By Ikechukwu Nnochiri
ABUJA – The Economic and Financial Crimes Commission, EFCC, on Wednesday, closed its case on the 59-count charge it preferred against the former Senior Special Assistant to ex-President Goodluck Jonathan on Media, Doyin Okupe.
The defendant is facing charges bordering on money laundering and his alleged involvement in the criminal diversion of funds to the tune of N702million.
The anti-graft agency closed its case after it called its sixth witnesses that testified before trial Justice Ijeoma Ojukwu of the Federal High Court sitting in Abuja.
At the resumed proceeding, the prosecution counsel, Mr. Ibrahim Audu, presented his sixth witness, Shuaibu Salisu, who was a former Director Administration and Finance in the Office of National Security Adviser, ONSA.
According to a statement that was signed by the Acting Head, Media & Publicity at the EFCC, Mr.
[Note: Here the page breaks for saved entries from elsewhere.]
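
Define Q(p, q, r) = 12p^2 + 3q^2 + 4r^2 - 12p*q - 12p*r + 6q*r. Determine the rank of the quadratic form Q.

2

Write A = [[12, -6, -6], [-6, 3, 3], [-6, 3, 4]].
Applying the same elementary operations to the rows and columns of A produces a congruent diagonal matrix with entries 12, 0, 1.
Counting signs: 2 positive, 1 zero.
The rank is the number of nonzero pivots: 2.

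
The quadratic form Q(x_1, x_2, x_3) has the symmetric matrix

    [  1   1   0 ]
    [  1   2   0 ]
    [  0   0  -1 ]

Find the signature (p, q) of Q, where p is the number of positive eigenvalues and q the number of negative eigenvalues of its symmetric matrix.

(2, 1)

Row-reducing A symmetrically gives the diagonal entries 1, 1, -1.
Counting signs: 2 positive, 1 negative.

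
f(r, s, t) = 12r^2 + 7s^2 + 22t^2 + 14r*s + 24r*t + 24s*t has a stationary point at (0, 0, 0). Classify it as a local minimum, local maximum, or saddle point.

The Hessian at the origin is H = [[24, 14, 24], [14, 14, 24], [24, 24, 44]].
Row-reducing H symmetrically gives the diagonal entries 24, 35/6, 20/7.
So there are 3 positive pivots.
H is positive definite, so the origin is a strict local minimum.

local minimum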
Tony Orilade, the P-W6, who presently works with the National Intelligence Agency, NIA, in his Evidence-in-Chief, told the court that “Sometime in 2012, Chief Okupe came to the Office of the National Security Adviser, ONSA, and after their discussion, I was directed to make a payment of N50 million (Fifty Million Naira) to him.”
He said: “Okupe provided his account details, where I paid the amount into the bank account of Value Trust Investment.”
EFCC stated that Salisu added that he was further directed by the ONSA to be paying N10m monthly to Okupe for a period of over two years, which he said was reduced to a monthly N5m towards the end of 2014 due to paucity of funds.
He said he made other payments to Okupe as directed, saying that at a point he was instructed to pay the defendant N6m.
Salisu further revealed that sometime in 2014, the then National Security Adviser, NSA, Sambo Dasuki directed that he paid the sum of N35m to an account provided by Okupe and that he can also recall paying N50m in cash to Okupe on Dasuki’s directive.
He told the court that he only obeyed directives in all the payments he made to Okupe and didn’t know what the monies were meant for.
When asked if there were evidences of the payments, the witness told the court that he usually provided Okupe with the payment vouchers, which he usually signed.
When also asked if all the payments were captured in payment vouchers, Salisu replied in the negative.
Speaking under cross-examination by Okupe’s counsel, Akinlabi Akinbade, the witness disclosed that Okupe was not the only person that received payments from ONSA. “Anybody that the NSA directs that payment be made to, we make payment,” he said.
Under same cross-examination, the witness said he had no reason to believe that the payments he made were from an illegal source. “Why would I assume it was illegal? I was only directed to make payments,” disclosing further that some of the payment instructions he carried out while working in the ONSA came verbally while some others came written, but that in the case of the payments to Okupe, all the instructions, he said were verbal.
The matter was adjourned to June 26, for the defence to open its case.